I did this by googling the printer's name - this gave a different page on Canon's site than the one my university's instructions link to, and installing that version of the driver made it work perfectly.
I have this issue too.
Something will get added to the print queue, and the MAC won't print it. 'The printer is not responding.'
ping works.
Connecting to the printer with the web browser works.
Displaying the ink levels from the printer device menu works.
If left alone, the MAC will eventually print it. Sometimes many minutes or hours later.
In the past I have 'reset the printing system', it deletes all the printers. It is a waste of time. But it gives you something to do. I did something to fix it!
Here's what I did this last time it did not print. I have not repeated this process. I did this because I did not feel like 'reseting the printing system.'
- open a terminal window
- ping printer (where printer is the hostname or ip-address)
- open the printer device queue
- pause the printer queue
- wait 30 - 60 seconds
- resume the printer queue
- You should see 'Connecting to printer' for the print job waiting. If it reports 'cannot connect to printer', repeat starting at step (4).
- It starts printing, type Control-C in the terminal window and close it.
After three cycles, the MAC started printing.

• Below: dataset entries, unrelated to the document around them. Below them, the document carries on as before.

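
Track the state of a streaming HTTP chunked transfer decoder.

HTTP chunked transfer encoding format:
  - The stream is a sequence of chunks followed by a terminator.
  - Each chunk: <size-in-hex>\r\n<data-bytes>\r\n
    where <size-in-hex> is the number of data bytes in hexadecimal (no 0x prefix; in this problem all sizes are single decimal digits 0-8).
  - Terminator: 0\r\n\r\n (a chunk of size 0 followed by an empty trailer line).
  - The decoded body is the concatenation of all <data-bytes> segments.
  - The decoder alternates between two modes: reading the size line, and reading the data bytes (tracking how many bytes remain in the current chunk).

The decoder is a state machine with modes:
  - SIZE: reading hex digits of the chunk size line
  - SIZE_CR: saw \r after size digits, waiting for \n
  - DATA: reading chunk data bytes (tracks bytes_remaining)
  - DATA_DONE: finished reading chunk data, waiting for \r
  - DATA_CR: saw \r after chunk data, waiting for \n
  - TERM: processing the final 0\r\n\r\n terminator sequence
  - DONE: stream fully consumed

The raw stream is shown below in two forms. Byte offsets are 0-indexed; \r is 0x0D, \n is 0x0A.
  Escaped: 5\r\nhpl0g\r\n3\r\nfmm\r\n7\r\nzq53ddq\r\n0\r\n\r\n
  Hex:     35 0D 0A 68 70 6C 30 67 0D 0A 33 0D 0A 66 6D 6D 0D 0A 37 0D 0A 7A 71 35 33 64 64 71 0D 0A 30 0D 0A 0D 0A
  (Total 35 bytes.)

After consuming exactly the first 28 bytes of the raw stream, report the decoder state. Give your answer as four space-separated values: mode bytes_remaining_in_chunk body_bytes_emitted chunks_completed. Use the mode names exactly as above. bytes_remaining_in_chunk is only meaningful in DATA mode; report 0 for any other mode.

Answer: DATA_DONE 0 15 2

Derivation:
Byte 0 = '5': mode=SIZE remaining=0 emitted=0 chunks_done=0
Byte 1 = 0x0D: mode=SIZE_CR remaining=0 emitted=0 chunks_done=0
Byte 2 = 0x0A: mode=DATA remaining=5 emitted=0 chunks_done=0
Byte 3 = 'h': mode=DATA remaining=4 emitted=1 chunks_done=0
Byte 4 = 'p': mode=DATA remaining=3 emitted=2 chunks_done=0
Byte 5 = 'l': mode=DATA remaining=2 emitted=3 chunks_done=0
Byte 6 = '0': mode=DATA remaining=1 emitted=4 chunks_done=0
Byte 7 = 'g': mode=DATA_DONE remaining=0 emitted=5 chunks_done=0
Byte 8 = 0x0D: mode=DATA_CR remaining=0 emitted=5 chunks_done=0
Byte 9 = 0x0A: mode=SIZE remaining=0 emitted=5 chunks_done=1
Byte 10 = '3': mode=SIZE remaining=0 emitted=5 chunks_done=1
Byte 11 = 0x0D: mode=SIZE_CR remaining=0 emitted=5 chunks_done=1
Byte 12 = 0x0A: mode=DATA remaining=3 emitted=5 chunks_done=1
Byte 13 = 'f': mode=DATA remaining=2 emitted=6 chunks_done=1
Byte 14 = 'm': mode=DATA remaining=1 emitted=7 chunks_done=1
Byte 15 = 'm': mode=DATA_DONE remaining=0 emitted=8 chunks_done=1
Byte 16 = 0x0D: mode=DATA_CR remaining=0 emitted=8 chunks_done=1
Byte 17 = 0x0A: mode=SIZE remaining=0 emitted=8 chunks_done=2
Byte 18 = '7': mode=SIZE remaining=0 emitted=8 chunks_done=2
Byte 19 = 0x0D: mode=SIZE_CR remaining=0 emitted=8 chunks_done=2
Byte 20 = 0x0A: mode=DATA remaining=7 emitted=8 chunks_done=2
Byte 21 = 'z': mode=DATA remaining=6 emitted=9 chunks_done=2
Byte 22 = 'q': mode=DATA remaining=5 emitted=10 chunks_done=2
Byte 23 = '5': mode=DATA remaining=4 emitted=11 chunks_done=2
Byte 24 = '3': mode=DATA remaining=3 emitted=12 chunks_done=2
Byte 25 = 'd': mode=DATA remaining=2 emitted=13 chunks_done=2
Byte 26 = 'd': mode=DATA remaining=1 emitted=14 chunks_done=2
Byte 27 = 'q': mode=DATA_DONE remaining=0 emitted=15 chunks_done=2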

I have the same problem with CUPS on my macbook running El Capitan. But ONLY when the macbook is connected to the router using the wireless interface. It never happens when my macbook is connected using a cable.
I have seen this problem with a HP laserjet printer and with a Brother laser printer.
When the problem happens, netstat shows the state as SYN_SENT and lpstat -l reports "the printer is not responding". But tcpdump on the interface shows that the kernel is sending a different type of packet to the printer (I forget what type now, but it was not a SYN packet).
Also (since the HP is a postscript printer) I found that it is possible to use netcat to send a postscript file to the printer at the same time that lpstat says that the printer is not responding.
The fix is to: kill cupsd, switch off the wireless interface, kill cupsd again (launchd probably restarted it), wait a bit, switch the wireless interface back on, wait for the interface to come back up, kill cupsd AGAIN. Then when launchd restarts cupsd, the printer works again (until next time ...)
In fact I wrote a script called unjam-cupsd to do all this. It takes around 5 seconds to run, and almost always works first time.
Since my experience with the HP laserjet and netcat shows that a (non-CUPS) program can print a file when cupsd says it can't connect, I assume that cupsd uses some rarely-used socket option that sometimes triggers a bug in the wireless ethernet driver that causes non-SYN packets to be sent when the calling process is trying to set up a TCP connection.